Les deux octogénaires n'avaient pourtant pas d'exigences extravagantes. Ils savaient se satisfaire de leurs sorties régulières au restaurant en toute simplicité. "Nous y allions deux ou trois fois par semaine, nous étions bien habitué". Wilfried se surprend même à se remémorer avec nostalgie ses établissements favoris : "Le French kiss à Jette, la Taverne Pol à Berchem-Saint-Agathe ou alors La Bonne franquette... Des restaurants dans le coin où on avait nos habitudes quoi". Des restaurants si proches mais une période qui paraît déjà bien lointaine.
Lointaine car après des mois sans activités, le temps semble s'allonger. Mais aussi lointaine car la proximité avec les autres a disparu. Déjà particulièrement exposés à l'isolement en temps normal, les personnes âgés subissent le contexte épidémique comme une exacerbation de la solitude : "Au moins on voyait d'autres personnes, on n'était pas seuls ici à la maison. Maintenant on n'a plus rien". Il y a bien les appels pour prendre des nouvelles de leurs deux enfants et six petits-enfants, mais la chaleur humaine n'est plus là : "On les entend au téléphone, par messages mais c'est tout. Nous n'avons plus de contacts avec personne".
Quand décrocher le tablier ?
Cet isolement inquiète Wilfried : "Nous aimerions que les restaurants rouvrent, pas seulement pour nous, pour tout le monde !" Le couple suit attentivement la situation sanitaire et les annonces du gouvernement mais peine parfois à comprendre. Wilfried avoue ne pas vraiment craindre de retrouver des contacts rapprochés en cas de réouverture des restaurants, le contact humain importe plus. Selon lui si les coiffeurs peuvent reprendre leur activité, les restaurateurs devraient aussi pouvoir reprendre du service. "Je crois qu'il y a moins de risques là que dans les salons de coiffure. C'est important aussi, je ne dis pas, mais il y a plus de risques je crois dans ce métier", estime Wilfried.

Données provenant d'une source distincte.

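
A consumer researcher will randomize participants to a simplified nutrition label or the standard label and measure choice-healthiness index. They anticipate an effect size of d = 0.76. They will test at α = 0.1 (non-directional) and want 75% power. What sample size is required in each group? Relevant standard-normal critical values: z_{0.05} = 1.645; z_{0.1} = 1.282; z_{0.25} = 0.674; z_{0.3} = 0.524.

For two independent groups with equal n: n = 2·((z_{α/2} + z_β) / d)².
z_{α/2} + z_β = 1.645 + 0.674 = 2.319.
n = 2 × (2.319 / 0.76)² = 2 × 3.051² = 2 × 9.31 = 18.6.
Round up to the next whole participant.

n = 19 per group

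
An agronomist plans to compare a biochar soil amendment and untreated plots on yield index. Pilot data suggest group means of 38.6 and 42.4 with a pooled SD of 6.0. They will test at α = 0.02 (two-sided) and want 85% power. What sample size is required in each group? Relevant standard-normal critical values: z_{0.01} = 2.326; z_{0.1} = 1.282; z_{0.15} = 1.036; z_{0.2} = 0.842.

Cohen's d = |M₁ − M₂| / SD_pooled = |38.6 − 42.4| / 6.0 = 3.8 / 6.0 = 0.633.
For two independent groups with equal n: n = 2·((z_{α/2} + z_β) / d)².
z_{α/2} + z_β = 2.326 + 1.036 = 3.362.
n = 2 × (3.362 / 0.633)² = 2 × 5.311² = 2 × 28.21 = 56.4.
Round up to the next whole participant.

n = 57 per group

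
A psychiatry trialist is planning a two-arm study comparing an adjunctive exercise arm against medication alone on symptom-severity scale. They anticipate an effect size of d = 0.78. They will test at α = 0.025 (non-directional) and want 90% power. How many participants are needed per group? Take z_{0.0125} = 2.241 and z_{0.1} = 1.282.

For two independent groups with equal n: n = 2·((z_{α/2} + z_β) / d)².
z_{α/2} + z_β = 2.241 + 1.282 = 3.523.
n = 2 × (3.523 / 0.78)² = 2 × 4.517² = 2 × 20.40 = 40.8.
Round up to the next whole participant.

n = 41 per group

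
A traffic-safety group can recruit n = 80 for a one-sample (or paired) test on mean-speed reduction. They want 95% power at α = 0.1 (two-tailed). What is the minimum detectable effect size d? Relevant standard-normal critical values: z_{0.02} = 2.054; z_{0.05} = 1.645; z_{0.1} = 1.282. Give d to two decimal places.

For a single sample (or paired design) of n = 80: d_min = (z_{α/2} + z_β)/√n.
z-sum = 1.645 + 1.645 = 3.290.
d_min = 3.290 / √80 = 3.290 / 8.944 = 0.368.

d_min ≈ 0.37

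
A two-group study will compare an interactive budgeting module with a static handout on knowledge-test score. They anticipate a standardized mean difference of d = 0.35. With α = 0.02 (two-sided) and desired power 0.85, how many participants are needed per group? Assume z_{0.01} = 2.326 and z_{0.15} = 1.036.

For two independent groups with equal n: n = 2·((z_{α/2} + z_β) / d)².
z_{α/2} + z_β = 2.326 + 1.036 = 3.362.
n = 2 × (3.362 / 0.35)² = 2 × 9.606² = 2 × 92.27 = 184.5.
Round up to the next whole participant.

n = 185 per group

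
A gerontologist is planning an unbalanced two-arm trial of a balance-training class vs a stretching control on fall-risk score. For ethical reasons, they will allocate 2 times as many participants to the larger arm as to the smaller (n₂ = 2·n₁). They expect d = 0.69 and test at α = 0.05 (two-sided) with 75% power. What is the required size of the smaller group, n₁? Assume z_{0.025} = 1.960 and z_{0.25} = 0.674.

With allocation ratio k = n₂/n₁ = 2, Var(x̄₁−x̄₂) = σ²(1/n₁ + 1/(k·n₁)) = σ²·(k+1)/(k·n₁).
So n₁ = (1 + 1/k)·((z_{α/2} + z_β)/d)² = 1.500 × (2.634/0.69)².
n₁ = 1.500 × 14.57 = 21.9.
Round up: n₁ = 22, giving n₂ = 2 × 22 = 44.

n₁ = 22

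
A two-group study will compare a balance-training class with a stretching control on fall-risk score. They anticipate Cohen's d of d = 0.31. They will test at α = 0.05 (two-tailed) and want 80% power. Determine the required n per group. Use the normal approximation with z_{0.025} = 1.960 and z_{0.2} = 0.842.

n = 164 per group

For two independent groups with equal n: n = 2·((z_{α/2} + z_β) / d)².
z_{α/2} + z_β = 1.960 + 0.842 = 2.802.
n = 2 × (2.802 / 0.31)² = 2 × 9.039² = 2 × 81.70 = 163.4.
Round up to the next whole participant.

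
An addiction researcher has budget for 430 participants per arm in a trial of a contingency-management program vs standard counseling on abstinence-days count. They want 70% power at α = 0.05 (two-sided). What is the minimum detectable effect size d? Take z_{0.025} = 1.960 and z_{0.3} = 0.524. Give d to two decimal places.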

L'octogénaire voit dans la reprise de l'Horeca des avantages plus importants pour le moral que d'inconvénients en termes de risques sanitaires. Alors, en attendant le couple se contente de sa propre cuisine, même si "c'est tout à fait autre chose, dans n'importe quel plat". "Les poissons par exemple, on ne sait pas les préparer comme eux", lance-t-il comme soutien pour saluer le savoir-faire des travailleurs contraints de raccrocher leur tablier.